[Twisted-Python] Questions regarding serviceCollection and Interfaces.

kgi iacovou at gmail.com
Wed Jul 6 10:18:53 EDT 2005


On Tuesday 05 July 2005 16:50, Itamar Shtull-Trauring wrote:
> On Tue, 2005-07-05 at 15:16 +0300, kgi wrote:
> >    I can't grok what this "means", especially in light of the fact that
> > there is "MultiService" below it that implements IServiceCollection.
>
> This is interface adaptation, see
> http://twistedmatrix.com/projects/core/documentation/howto/components.html
> for an expalantion.

Thanks for your answer, Itamar.

I've read the information at the link, and I think I've moved a few rungs up 
the grokking ladder now. I had previously read the Zope Interface 
introduction at:

  http://svn.zope.org/Zope3/trunk/src/zope/interface/README.txt?view=markup

but this mostly just talks about the relationship between interfaces and 
objects (i.e. lots of .providedBy() and implementedBy() examples), and 
doesn't touch interface adaptation and components.

I do have one question arising from the Zope documentation, though. In the 
link above, it says (abridged):

"""
class IFoo(zope.interface.Interface):
    def bar(q, r=None):
        """bar blah blah"""
[...]
  Note that `bar` doesn't take a `self` argument.  Interfaces document
  how an object is *used*.  When calling instance methods, you don't
  pass a `self` argument, so a `self` argument isn't included in the
  interface signature.
"""

Yet all the examples I've seen in the Twisted documentation have interface 
methods that contain "self" parameters; for example, from the link you sent 
me:

from zope.interface import Interface

class IAmericanSocket(Interface):
    def voltage(self):
      """Return the voltage produced by this socket object, as an integer.
      """

Is this simply a cosmetic thing (i.e. no code actually looks at the function 
signature) or is the Zope Interface documentation out of date or wrong?

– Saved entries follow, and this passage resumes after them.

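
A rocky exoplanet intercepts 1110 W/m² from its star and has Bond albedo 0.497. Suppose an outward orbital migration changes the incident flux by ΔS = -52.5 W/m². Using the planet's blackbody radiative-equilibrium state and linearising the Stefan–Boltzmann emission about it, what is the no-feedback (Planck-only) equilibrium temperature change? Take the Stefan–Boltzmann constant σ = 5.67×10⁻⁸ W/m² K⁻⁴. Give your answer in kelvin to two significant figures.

-2.6 kelvin

The baseline emission temperature is T_e = 222.7 K.
TOA radiative forcing: ΔF = (1−α)ΔS/4 = 0.503·(-52.5)/4 = -6.602 W/m².
Planck response: λ_P = 4σT_e³ = 4·5.67×10⁻⁸·(222.7)³ = 2.507 W/m²/K.
ΔT₀ = ΔF/λ_P = -6.602/2.507 = -2.63 K.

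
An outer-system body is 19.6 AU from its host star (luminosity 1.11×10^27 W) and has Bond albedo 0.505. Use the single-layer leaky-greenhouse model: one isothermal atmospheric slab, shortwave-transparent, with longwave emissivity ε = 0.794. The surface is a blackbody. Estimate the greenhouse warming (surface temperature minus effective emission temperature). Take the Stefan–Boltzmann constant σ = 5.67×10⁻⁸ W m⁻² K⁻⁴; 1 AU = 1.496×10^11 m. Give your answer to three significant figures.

9.28 K

d = 19.6 × 1.496×10^11 m = 2.932×10^12 m.
Flux at the orbit: S = L/(4πd²) = 1.11×10^27/(4π·(2.93×10^12)²) = 10.27 W m⁻².
Effective emission temperature (TOA balance): σT_e⁴ = S(1−α)/4 = 1.271 W m⁻² → T_e = 68.81 K.
Surface balance with a leaky layer gives σT_s⁴ = σT_e⁴·2/(2−ε), so T_s = T_e·[2/(2−0.794)]^(1/4) = 78.09 K.
T_s − T_e = 78.09 − 68.81 = 9.276 K.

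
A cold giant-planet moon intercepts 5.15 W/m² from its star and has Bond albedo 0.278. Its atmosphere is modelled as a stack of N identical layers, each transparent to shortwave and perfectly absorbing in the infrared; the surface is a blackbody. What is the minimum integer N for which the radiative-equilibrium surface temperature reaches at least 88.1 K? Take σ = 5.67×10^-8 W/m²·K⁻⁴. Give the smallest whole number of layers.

3

The effective emission temperature is T_e = [S(1−α)/(4σ)]^¼ = 63.63 K.
Since T_s⁴ = (N+1)T_e⁴, we need N ≥ (T_s/T_e)⁴ − 1 = 2.675.
Rounding up, N = 3.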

> > 3. What do I gain by using a serviceCollection over an application as the
> >    serviceParent of a TCPServer? Come to think of it, what did I gain in
> > the first place with setServiceParent()?
>
> Services are setup as a tree; the application is the root of the tree.
> Services let you organize your code as pluggable self-contained parts
> that get startup and shutdown events. Of course, for a simple TCP server
> that doesn't give you much.

Got you, thanks.

> >    In this case in the server I need a Protocol/TCPServer server to
> >    handle the multiple clients, and a single Protocol/connectTCP
> >    client for the upstream connection. However, it's not clear to me
> >    how I would transfer the data from the lineReceived() method of the
> >    server Protocol to the sendLine() method of the client Protocol,
> >    since each Protocol can see its own Factory, but not the Factory of
> >    the other Protocol.
>
> myServerFactory.clientFactory = myClientFactory
> # and now server Protocol instances can do self.factory.clientFactory

OK, so it's as simple as just boshing in a new attribute. I guess I had got so 
hung up on not understanding the "service" stuff previously I was convinced 
the right way to access other Factories was via the serviceCollection.

Again, thanks for your answer.

Ricky

P.S. I took so long in answering because I wanted to be able to answer 
maintaining the original message threading information (I know some people 
get really upset when you break threading), which eventually meant setting up 
a separate postfix server just for outgoing gmail email.

If anyone has any information on either (1) getting a single postfix instance 
to work with multiple relayhosts for multiple "identities", or (2) 
configuring kmail to send directly to gmail over TLS, I'd love to hear how 
you did it. I found lots of generic configuration info for kmail, but I 
couldn't get kmail to manage it whatever I did.